Il a existé chose comparable, voici quelques décennies, avec le juge chargé des relations avec le public. Très rapidement, les magistrats commis à cette fonction avaient réalisé le piège de donner des conseils à des citoyens qui peu après étaient devenus justiciables...Mais l'histoire bégaie.

Je me souviens bien de cette étrange initiative qui permettait ainsi à un Juge de recevoir un justiciable, de le conseiller puis de le revoir ultérieurement en phase de jugement.

Pourquoi parlez vous au passé, puisque c'est pareil au Tribunal de commerce ici et maintenant comme il disait l'autre.

Nom: 
Pierre DOYEN
Site: 
http://

Ils connaissent le négoce.
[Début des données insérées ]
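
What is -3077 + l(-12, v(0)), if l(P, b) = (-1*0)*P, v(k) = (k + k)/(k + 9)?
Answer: -3077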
Ils sont juges consulaires connaissant la science du droit par les vertus de l'autodidaxie et de l'élection.

Ils sont avocats de leurs futurs justiciables qui par le conseil, leur font connaître le juge avant- droit.

Finalement, c'est une hisotire de commerce et de concurrence meme déloyale.

Les avcoats vendent du droit, normalement de qualité.

Les juges consulaires consultants vendent gratuitement (??) du droit, pas sur de meme qualité. A moins qu'ils ne soient les rabatteurs de certains avocats.

Qu'on ne me dise pas que c'est faux. J'ai des preuves.

Je parlais des Juges du TGI et de cette pratique abandonnée.

Allez, on y va !

On donne les éléments objectifs pour que les lecteurs puissent juger.